The route went in part through eastern Jerusalem before entering the Old City of Jerusalem through the Damascus and Jaffa gates and ending at the Western Wall, where participants sang and danced.
Hundreds of police and security personnel were deployed throughout the city for Sunday's Jerusalem Day festivities.
Some of the marchers chanted anti-Muslim epithets. Police arrested at least 10 Jewish marchers for racist chants and five Palestinians for throwing things at the marchers.
At the state ceremony marking Jerusalem Day, Prime Minister Benjamin Netanyahu pledged never to divide Jerusalem.
"Israel without Jerusalem is like a body with a weak heart. Never again will our heart be divided," he said. "A nation willing to sacrifice its heart would convince its enemies it has no desire to fight for anything. Jewish history has changed forever. The divided city has been united and will stay that way."
Meanwhile, a Palestinian man attempted to stab an Israeli soldier guarding a Jerusalem Day event.
The attack occurred Sunday morning at the Gush Etzion junction in the West Bank, where a bicycle trip was passing. The assailant was seriously injured during his capture.
Events were planned all day throughout Jerusalem to mark the 45th anniversary of the city's reunification.

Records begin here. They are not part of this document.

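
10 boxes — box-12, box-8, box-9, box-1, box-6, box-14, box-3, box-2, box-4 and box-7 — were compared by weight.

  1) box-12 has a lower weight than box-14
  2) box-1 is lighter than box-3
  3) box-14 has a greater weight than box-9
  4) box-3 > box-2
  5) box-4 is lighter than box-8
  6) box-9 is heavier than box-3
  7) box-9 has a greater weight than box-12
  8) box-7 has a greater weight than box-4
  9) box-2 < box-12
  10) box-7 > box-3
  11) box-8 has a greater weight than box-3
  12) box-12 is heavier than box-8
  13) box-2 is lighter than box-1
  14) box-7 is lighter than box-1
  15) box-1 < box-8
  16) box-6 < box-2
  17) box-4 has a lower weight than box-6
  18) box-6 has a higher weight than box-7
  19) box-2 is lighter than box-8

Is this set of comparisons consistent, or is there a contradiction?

inconsistent

We have box-3 < box-7 stated directly, yet also box-7 < box-6 < box-2 < box-1 < box-3 by chaining the others — so box-7 < box-3. Contradiction.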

Israeli lawmakers Michael Ben Ari and Uri Ariel of the right-wing National Union Party led a group of 20 on a tour of the Temple Mount Sunday morning. Ben-Ari and several other participants reportedly attempted to kneel in prayer at the site and were stopped by police. The tour's leader was arrested during a confrontation with police over the stopped prayers.
Palestinian religious leaders in Jerusalem called on followers to confront Jews celebrating Jerusalem Day in the capital and warned that the Jews would try to storm the Temple Mount and attack Muslims.
Meanwhile, Israel's Cabinet on Sunday approved a series of plans to strengthen the city of Jerusalem and advance its economic, tourist and social development. The Cabinet was holding its regular weekly on Ammunition Hill, a former military post in eastern Jerusalem and the site of one of the 1967 Six-Day War's fiercest battles.
The Cabinet decided to build residential developments in the city for those serving in the Israel Defense Forces and Israel Police, which will both speed residential construction and attract a strong population to the city, according to the Prime Minister's Office.
It also approved an allocation of nearly $1 million to develop public and tourist spaces in Jerusalem over the next six years.
"The decisions that we are making today will continue this government's considerable investments in Jerusalem in recent years, the results of which we already see today," Netanyahu said at the meeting. "These investments will help give expression to Jerusalem's vast potential as a focus for global tourism, and will greatly contribute to the development and strength of Israel's capital."